THERE is a text of about sixty propositions dating from 1988 by Australian poet Les Murray, entitled ‘The Suspect Captivity of the Fisher King’. In some moods I’d be inclined to sacrifice this review entirely to quoting that text. Murray interprets the Fisher King from the legend of Parsifal as personifying poetry. Now that the aristocracy is finished as a source of patronage, the Fisher King goes instead to academia, and in the process shoots himself in the foot, “knowing that highbrows can’t truly love anything that is whole”. Les Murray has been for some forty years part of the rather heroic Australian generation that refused academia and “tramped the road with proletarian balladeers”, as he puts it. Whereas some of his contemporaries, notably Peter Porter, expatriated themselves and wandered in Europe, Murray has resolutely remained in Australia.
Murray has for a long time conceived of himself as writing in the Dante-esque vocation of creating a “vernacular republic” of Australia. This would be both a political gesture, in breaking with the British Crown, but more importantly a poetic transformation in asserting the independence of Australian English. This vocation has increasingly led to the consideration of history in his poems.
The Biplane Houses is notable because it contains several poems in which the poet returns to Great Britain, and the English civil war, Guy Fawkes and the Scottish wars of independence are all important themes in the collection. In one poem, ‘The Succession’, these historical subjects condense with a consideration of the impact of the Australian vernacular in the UK:
There the climate spared them, and Guy Fawkes
dotted on for weeks, pop, Somme and flare,
as if the wars of tabloid against Crown
were swelling up to a bitter day in Whitehall –
but battle never burst out from under the horizon.
The poem ends with the resonating question: “When the media are king, will only fear be civil?”

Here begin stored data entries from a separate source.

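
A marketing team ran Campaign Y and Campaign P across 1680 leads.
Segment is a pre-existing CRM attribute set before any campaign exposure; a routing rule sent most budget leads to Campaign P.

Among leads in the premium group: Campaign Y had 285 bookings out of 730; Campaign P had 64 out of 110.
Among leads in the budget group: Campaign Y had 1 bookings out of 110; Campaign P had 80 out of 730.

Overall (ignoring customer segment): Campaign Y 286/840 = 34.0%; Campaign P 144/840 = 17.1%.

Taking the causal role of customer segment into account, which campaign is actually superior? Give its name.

Campaign P

Within every customer segment level Campaign P has the higher rate, yet pooled Campaign Y does — Simpson's reversal.
Here customer segment is a common cause — it drives both which campaign a case falls under and the outcome. The crude comparison mixes populations; the stratum-specific rates are the causally relevant ones.
Within each level — premium: 39.0% vs 58.2%; budget: 0.9% vs 11.0% — Campaign P is higher every time.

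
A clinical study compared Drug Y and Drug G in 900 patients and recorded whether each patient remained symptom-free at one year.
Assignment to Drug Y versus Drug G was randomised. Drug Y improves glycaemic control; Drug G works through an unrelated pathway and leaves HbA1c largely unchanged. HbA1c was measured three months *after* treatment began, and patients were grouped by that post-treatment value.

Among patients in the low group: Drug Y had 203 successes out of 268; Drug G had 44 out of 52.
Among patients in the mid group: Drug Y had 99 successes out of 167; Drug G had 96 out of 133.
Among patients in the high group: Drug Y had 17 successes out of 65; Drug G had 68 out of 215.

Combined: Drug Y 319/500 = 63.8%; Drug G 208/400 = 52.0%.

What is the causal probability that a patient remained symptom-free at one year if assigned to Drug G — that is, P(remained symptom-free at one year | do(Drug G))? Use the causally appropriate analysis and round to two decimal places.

0.52

Stratifying would compare drugs among patients the drugs themselves sorted into HbA1c groups — a form of selection on an intermediate. The unconditioned pooled rates give the total causal effect.
So P(outcome | do(Drug G)) is just the pooled rate for Drug G: 208/400 = 0.520.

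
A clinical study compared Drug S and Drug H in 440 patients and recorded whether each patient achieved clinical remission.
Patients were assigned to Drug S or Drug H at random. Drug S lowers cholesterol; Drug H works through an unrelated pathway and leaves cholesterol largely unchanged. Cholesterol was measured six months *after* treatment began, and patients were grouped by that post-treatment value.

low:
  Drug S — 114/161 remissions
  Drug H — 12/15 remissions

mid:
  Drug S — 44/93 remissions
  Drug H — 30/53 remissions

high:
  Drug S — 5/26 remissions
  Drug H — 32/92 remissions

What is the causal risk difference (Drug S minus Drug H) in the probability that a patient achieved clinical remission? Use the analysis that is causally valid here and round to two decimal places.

+0.12

Stratifying would compare drugs among patients the drugs themselves sorted into cholesterol groups — a form of selection on an intermediate. The unconditioned pooled rates give the total causal effect.
The causal difference is the pooled difference: 0.582 − 0.463 = +0.120.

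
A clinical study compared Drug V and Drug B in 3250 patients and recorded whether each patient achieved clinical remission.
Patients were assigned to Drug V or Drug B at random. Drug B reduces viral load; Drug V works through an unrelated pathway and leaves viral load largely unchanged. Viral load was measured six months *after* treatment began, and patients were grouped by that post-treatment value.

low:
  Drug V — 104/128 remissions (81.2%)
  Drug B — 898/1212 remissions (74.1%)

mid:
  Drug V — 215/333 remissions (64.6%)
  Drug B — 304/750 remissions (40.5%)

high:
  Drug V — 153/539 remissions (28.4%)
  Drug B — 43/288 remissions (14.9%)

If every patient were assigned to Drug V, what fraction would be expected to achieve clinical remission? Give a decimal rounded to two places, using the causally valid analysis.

0.47

Viral load is downstream of the drug. One should not condition on a consequence of treatment, so the overall rates are the right comparison.
So P(outcome | do(Drug V)) is just the pooled rate for Drug V: 472/1000 = 0.472.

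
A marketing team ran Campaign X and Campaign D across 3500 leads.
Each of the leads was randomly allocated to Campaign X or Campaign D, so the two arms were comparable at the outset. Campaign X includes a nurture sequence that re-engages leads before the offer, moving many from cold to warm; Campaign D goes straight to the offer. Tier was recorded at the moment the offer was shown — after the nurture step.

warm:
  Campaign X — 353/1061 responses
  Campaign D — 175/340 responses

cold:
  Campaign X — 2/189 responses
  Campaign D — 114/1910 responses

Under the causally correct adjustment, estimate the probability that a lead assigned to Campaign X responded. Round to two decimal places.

0.28

Within every engagement tier level Campaign D has the higher rate, yet pooled Campaign X does — Simpson's reversal.
The distribution of engagement tier is itself part of what the campaign does — it is an intermediate outcome. Holding it fixed would remove that part of the effect; the total effect is the pooled difference.
So P(outcome | do(Campaign X)) is just the pooled rate for Campaign X: 355/1250 = 0.284.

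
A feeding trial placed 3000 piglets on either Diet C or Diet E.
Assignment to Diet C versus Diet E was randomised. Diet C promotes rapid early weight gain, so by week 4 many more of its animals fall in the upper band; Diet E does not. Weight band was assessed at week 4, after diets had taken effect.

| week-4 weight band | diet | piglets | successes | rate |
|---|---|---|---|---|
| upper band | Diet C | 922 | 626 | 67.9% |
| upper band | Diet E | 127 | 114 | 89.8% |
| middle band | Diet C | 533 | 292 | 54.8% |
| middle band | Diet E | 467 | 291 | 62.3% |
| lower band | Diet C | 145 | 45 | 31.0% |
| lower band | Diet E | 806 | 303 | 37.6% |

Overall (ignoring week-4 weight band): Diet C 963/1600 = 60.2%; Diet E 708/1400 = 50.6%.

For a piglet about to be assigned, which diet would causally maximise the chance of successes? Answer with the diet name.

The distribution of week-4 weight band is itself part of what the diet does — it is an intermediate outcome. Holding it fixed would remove that part of the effect; the total effect is the pooled difference.
Pooled: Diet C 60.2% vs Diet E 50.6%; Diet C is higher overall.

Diet C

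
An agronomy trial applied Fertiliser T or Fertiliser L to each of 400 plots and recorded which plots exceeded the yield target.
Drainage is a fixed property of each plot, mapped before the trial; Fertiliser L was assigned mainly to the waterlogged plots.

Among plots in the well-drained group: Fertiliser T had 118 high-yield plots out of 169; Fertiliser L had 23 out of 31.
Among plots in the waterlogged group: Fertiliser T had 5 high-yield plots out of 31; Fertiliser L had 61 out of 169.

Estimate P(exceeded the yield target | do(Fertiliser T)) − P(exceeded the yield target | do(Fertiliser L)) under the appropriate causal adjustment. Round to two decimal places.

-0.12

Fertiliser L is higher inside every field drainage stratum but Fertiliser T is higher in aggregate. Whether to stratify depends on how field drainage relates to the fertiliser.
Field drainage is set before the fertiliser has any effect — it is not caused by the fertiliser — and it independently drives the outcome. That makes it a confounder, so the causal comparison is within field drainage levels.
Adjusting over the population distribution of field drainage: 0.500·(0.698−0.742) + 0.500·(0.161−0.361) = -0.122.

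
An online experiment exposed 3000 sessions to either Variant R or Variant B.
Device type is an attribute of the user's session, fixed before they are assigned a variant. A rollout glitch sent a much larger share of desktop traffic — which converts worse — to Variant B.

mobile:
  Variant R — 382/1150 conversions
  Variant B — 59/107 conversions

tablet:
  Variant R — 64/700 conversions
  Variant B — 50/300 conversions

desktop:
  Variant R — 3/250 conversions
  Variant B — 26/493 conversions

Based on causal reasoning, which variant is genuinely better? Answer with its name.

Variant B

Since device type is a pre-existing factor (not a product of the variant) and it affects the outcome on its own, it is a confounder. The stratified rates, not the pooled rate, identify the causal effect.
Within each level — mobile: 33.2% vs 55.1%; tablet: 9.1% vs 16.7%; desktop: 1.2% vs 5.3% — Variant B is higher every time.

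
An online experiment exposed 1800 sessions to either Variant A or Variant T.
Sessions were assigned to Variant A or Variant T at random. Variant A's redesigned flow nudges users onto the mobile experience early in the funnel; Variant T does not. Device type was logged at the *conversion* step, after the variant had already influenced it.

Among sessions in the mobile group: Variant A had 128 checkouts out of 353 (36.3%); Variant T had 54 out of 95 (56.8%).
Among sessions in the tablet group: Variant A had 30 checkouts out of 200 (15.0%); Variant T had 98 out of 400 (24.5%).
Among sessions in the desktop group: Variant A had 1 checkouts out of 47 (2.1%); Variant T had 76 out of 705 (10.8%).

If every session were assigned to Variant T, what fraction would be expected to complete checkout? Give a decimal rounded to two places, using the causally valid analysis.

0.19

The stratified and pooled comparisons disagree (Variant T wins within each device type; Variant A wins overall), so the answer turns on the causal role of device type.
Device type is recorded after the variant and is itself shifted by it — it sits on the causal path from variant to outcome. Conditioning on a mediator would strip out part of the effect we want; the pooled comparison gives the total causal effect.
So P(outcome | do(Variant T)) is just the pooled rate for Variant T: 228/1200 = 0.190.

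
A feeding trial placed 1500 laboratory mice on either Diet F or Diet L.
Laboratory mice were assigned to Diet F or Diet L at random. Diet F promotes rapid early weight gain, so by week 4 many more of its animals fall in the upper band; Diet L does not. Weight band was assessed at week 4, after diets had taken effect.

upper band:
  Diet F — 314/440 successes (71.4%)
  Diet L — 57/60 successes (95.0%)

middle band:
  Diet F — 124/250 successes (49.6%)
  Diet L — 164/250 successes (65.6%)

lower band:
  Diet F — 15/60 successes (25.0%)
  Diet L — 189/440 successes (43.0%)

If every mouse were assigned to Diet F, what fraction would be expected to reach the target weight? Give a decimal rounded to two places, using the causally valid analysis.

0.60

The distribution of week-4 weight band is itself part of what the diet does — it is an intermediate outcome. Holding it fixed would remove that part of the effect; the total effect is the pooled difference.
So P(outcome | do(Diet F)) is just the pooled rate for Diet F: 453/750 = 0.604.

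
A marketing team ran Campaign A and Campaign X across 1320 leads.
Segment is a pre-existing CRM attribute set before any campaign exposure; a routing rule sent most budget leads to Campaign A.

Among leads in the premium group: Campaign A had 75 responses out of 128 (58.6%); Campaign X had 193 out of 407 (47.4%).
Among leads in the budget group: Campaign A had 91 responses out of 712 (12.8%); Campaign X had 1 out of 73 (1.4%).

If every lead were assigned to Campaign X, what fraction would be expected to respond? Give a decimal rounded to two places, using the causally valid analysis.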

Murray’s vernacular betrays an antipodean taste for punning, and this collection also features some extremely adroit linguistic and conceptual experimentation: stanzas of poems written to exemplify by their use of verbs different national cuisines (‘The Kitchen Grammars’), poems imitating hail (‘Early summer Hail with Rhymes in O’), poems in which sci-fi-style time-travel takes place. From his earliest verses Murray has had an inventive and intense relationship with the landscape. There is an extraordinary poem in which a landscape seems to be interpreted as the inside of a nose, and an excellent composition called ‘A Levitation of Land’, in which an ‘echo-Australia’ is invoked by weaving together various images in a syncopated chant. It is pleasing to see some of this generous flamboyance in the collection, because there was a moment when Murray’s poetry looked set to become limited to increasingly shrill social criticism. Take these lines, for example, from the 1996 TS Eliot award-winning collection Subhuman Redneck Poems:
All of people’s Australia, its churches and lore
are gang-raped by satire self-righteous as war
and, from trawling fresh victims to set on the poor,
our mandarins now, in one more evasion
of love and themselves, declare us Asian…
Where Murray is socially critical in the new collection he mostly achieves a more munificent tone, but there is still, for my taste, a slightly sanctimonious undercurrent to many of the poems. Similarly, some of the writing here does not seem to attempt to become poetry at all. My only response was to groan on encountering, for example, ‘The Test’: “How good is their best? / And how good is their rest? / The first is a question to be asked of an artist. / Both are questions to be asked of a culture”.
The tone and rhetoric of faith and the faithful is one of the great unconsidered poetic questions of the moment, above all in the Anglophone world. Murray’s Catholicism has always been very evident in his verse, even if it at first it was rather unacknowledged by the poet himself, and it seems to be getting stronger. It is a shame there are not enough sufficiently good poets writing from within a faith in English for Murray to counterpoise. Joseph Brodsky was one, and indeed this collection contains a forceful poem in memoriam called simply ‘Church’. Geoffrey Hill would be another. A religiously engaged poetic discourse is important for Murray’s project: as he himself has increasingly acknowledged, we all live with history, and our history is still religiously charged, as our religions remain historically charged.